#### Show that the points $\hat{i}-\hat{j}+3\hat{k}$  and $3\left ( \hat{i}+\hat{j}+\hat{k} \right )$ are equidistant from the plane $r.\left ( 5\hat{i}+2\hat{j}-7\hat{k} \right )+9=0$and lies on the opposite of it.

Given two points,

$\\\vec{A}=\hat{i}-\hat{j}+3\hat{k}\\ \vec{B}=3\left ( \hat{i}+\hat{j}+\hat{k} \right )=3\hat{i}+3\hat{j}+\hat{k}\\ \vec{r}.\left ( 5\hat{i}+2\hat{j}-7\hat{k} \right )+9=0$

Also,

$\vec{r}=x\hat{i}+y\hat{j}+z\hat{k}\\\\$

Where,

Therefore,

$\left (x\hat{i}+y\hat{j}+z\hat{k} \right ).\left (5\hat{i}+2\hat{j}-7\hat{k} \right )+9=0\\ \\ \Rightarrow 5x + 2y - 7z + 9 = 0$

We must show that the points A and B are equidistant from the plane

5x + 2y - 7z + 9 = 0

We also need to show that the points lie on the opposite side of the plane.

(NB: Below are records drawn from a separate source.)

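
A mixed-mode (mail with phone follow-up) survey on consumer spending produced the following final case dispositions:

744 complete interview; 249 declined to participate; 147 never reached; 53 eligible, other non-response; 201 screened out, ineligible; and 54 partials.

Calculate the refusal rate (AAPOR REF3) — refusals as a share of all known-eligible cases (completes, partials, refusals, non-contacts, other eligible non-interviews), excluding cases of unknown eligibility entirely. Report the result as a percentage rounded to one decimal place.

Top: 249
Base: 744 + 54 + 249 + 147 + 53 = 1247
REF3 = 249 / 1247 = 0.1997

20.0%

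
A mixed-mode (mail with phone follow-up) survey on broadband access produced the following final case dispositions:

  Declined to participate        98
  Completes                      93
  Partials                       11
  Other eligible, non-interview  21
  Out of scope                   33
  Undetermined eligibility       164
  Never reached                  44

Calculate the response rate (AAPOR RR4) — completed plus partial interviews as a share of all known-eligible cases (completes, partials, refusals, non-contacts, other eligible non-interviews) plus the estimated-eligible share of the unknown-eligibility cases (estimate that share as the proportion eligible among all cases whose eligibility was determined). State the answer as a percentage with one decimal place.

Num: 93 + 11 = 104
Known eligible: 93 + 11 + 98 + 44 + 21 = 267
e = 267 / (267 + 33) = 267 / 300 = 0.8900
Estimated eligible among unknowns: 0.8900 × 164 = 145.96
Denominator: 267 + 145.96 = 412.96
RR4 = 104 / 412.96 = 0.2518

25.2%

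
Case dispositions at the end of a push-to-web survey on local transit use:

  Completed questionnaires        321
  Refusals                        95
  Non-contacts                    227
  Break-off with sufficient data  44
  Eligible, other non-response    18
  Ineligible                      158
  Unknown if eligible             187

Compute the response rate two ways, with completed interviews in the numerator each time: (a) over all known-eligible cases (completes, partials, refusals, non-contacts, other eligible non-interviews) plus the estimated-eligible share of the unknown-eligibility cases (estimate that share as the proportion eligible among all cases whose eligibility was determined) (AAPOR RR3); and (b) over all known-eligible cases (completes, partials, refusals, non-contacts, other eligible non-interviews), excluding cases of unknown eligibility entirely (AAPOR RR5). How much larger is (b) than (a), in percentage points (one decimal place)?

Num: 321
Eligible (known): 321 + 44 + 95 + 227 + 18 = 705
e = 705 / (705 + 158) = 705 / 863 = 0.8169
e × U: 0.8169 × 187 = 152.76
Denominator: 705 + 152.76 = 857.76
RR3 = 321 / 857.76 = 0.3742
Denominator: 321 + 44 + 95 + 227 + 18 = 705
RR5 = 321 / 705 = 0.4553
Difference = 45.53 − 37.42 = 8.11 percentage points

8.1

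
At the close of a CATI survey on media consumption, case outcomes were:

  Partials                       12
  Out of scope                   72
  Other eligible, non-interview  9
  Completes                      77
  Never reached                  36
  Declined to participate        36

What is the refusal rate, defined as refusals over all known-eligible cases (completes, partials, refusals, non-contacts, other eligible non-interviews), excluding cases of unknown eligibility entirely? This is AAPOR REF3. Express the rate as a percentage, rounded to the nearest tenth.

Numerator → 36
Denom → 77 + 12 + 36 + 36 + 9 = 170
REF3 = 36 / 170 = 0.2118

21.2%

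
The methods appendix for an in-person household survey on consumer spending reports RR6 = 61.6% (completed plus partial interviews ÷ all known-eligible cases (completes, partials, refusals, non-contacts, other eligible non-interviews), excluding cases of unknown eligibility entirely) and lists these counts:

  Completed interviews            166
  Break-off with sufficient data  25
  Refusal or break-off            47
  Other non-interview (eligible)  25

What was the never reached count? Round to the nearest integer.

Num = 166 + 25 = 191
RR6 = 191 / D = 0.616
D = 191 / 0.616 = 310.1
Rest of base = 263
never reached = 310.1 − 263 ≈ 47

47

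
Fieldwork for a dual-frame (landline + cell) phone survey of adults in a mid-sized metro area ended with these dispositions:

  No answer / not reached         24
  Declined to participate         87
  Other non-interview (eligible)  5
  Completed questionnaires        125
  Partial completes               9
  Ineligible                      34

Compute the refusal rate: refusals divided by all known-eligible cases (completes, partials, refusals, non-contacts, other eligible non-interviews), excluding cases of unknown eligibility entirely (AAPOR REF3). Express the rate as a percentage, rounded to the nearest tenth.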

Normal of the plane is, $\vec{N=} 5{i} + 2\hat{j} - 7\hat{k}$

We know, the perpendicular distance of the position vector of a point

$\vec{A} = l\hat{i} + m\hat{j} + n\hat{k} \Rightarrow A(l, m, n)$ to the plane, p: ax + by + cz + d =  0 is given as:

$D=\left | \frac{p(l,m,n)}{\left |\vec{N} \right |} \right |$

Where  $\left |\vec{N} \right |=Normal \: vector\: of\: the\: plane$

$\vec{N} =a\vec{i}+b\vec{j}+c\vec{k}$

Thus, the perpendicular distance of the point $\vec{A} =\vec{i}-\vec{j}+3\vec{k}=A(1,-1,3)$  to the plane 5x + 2y - 7z + 9 = 0 having normal  $\vec{N} =5\vec{i}+2\vec{j}-7\vec{k}$ is given by,

$\left | D_{1} \right |=\left |\frac{5(1)+2(-1)-7(3)+9}{|5\hat{i}+2\hat{j}-7\hat{k}|} \right |\\ \Rightarrow \left | D_{1} \right |=\left |\frac{5-2-21+9}{\sqrt{5^{2}+2^{2}+(-7)^{2}}} \right |\\ \Rightarrow \left | D_{1} \right |=\left |\frac{-9}{\sqrt{25+4+49}} \right |\\ \Rightarrow \left | D_{1} \right |=\left |\frac{9}{\sqrt{78}} \right |\\$

Hence, the perpendicular distance of the point $\vec{B}=3\hat{i}+3\hat{j}+3\hat{k}=B(3,3,3)$ to the plane 5x + 2y - 7z + 9 = 0 having normal  $\vec{N}=5\hat{i}+2\hat{j}-7\hat{k}$

$\left | D_{2} \right |=\left |\frac{5(3)+2(3)-7(3)+9}{|5\hat{i}+2\hat{j}-7\hat{k}|} \right |\\ \Rightarrow \left | D_{2} \right |=\left |\frac{15+6-21+9}{\sqrt{5^{2}+2^{2}+(-7)^{2}}} \right |\\ \Rightarrow \left | D_{2} \right |=\left |\frac{9}{\sqrt{25+4+49}} \right |\\ \Rightarrow \left | D_{2} \right |=\left |\frac{9}{\sqrt{78}} \right |\\$

Therefore, |D1| = |D2|

However, D1 and D2 have different signs.

Therefore, the points A and B will lie on opposite sides of the plane.

Hence, we have successfully shown that the points are equidistant from the plane and lie on opposite sides of the plane.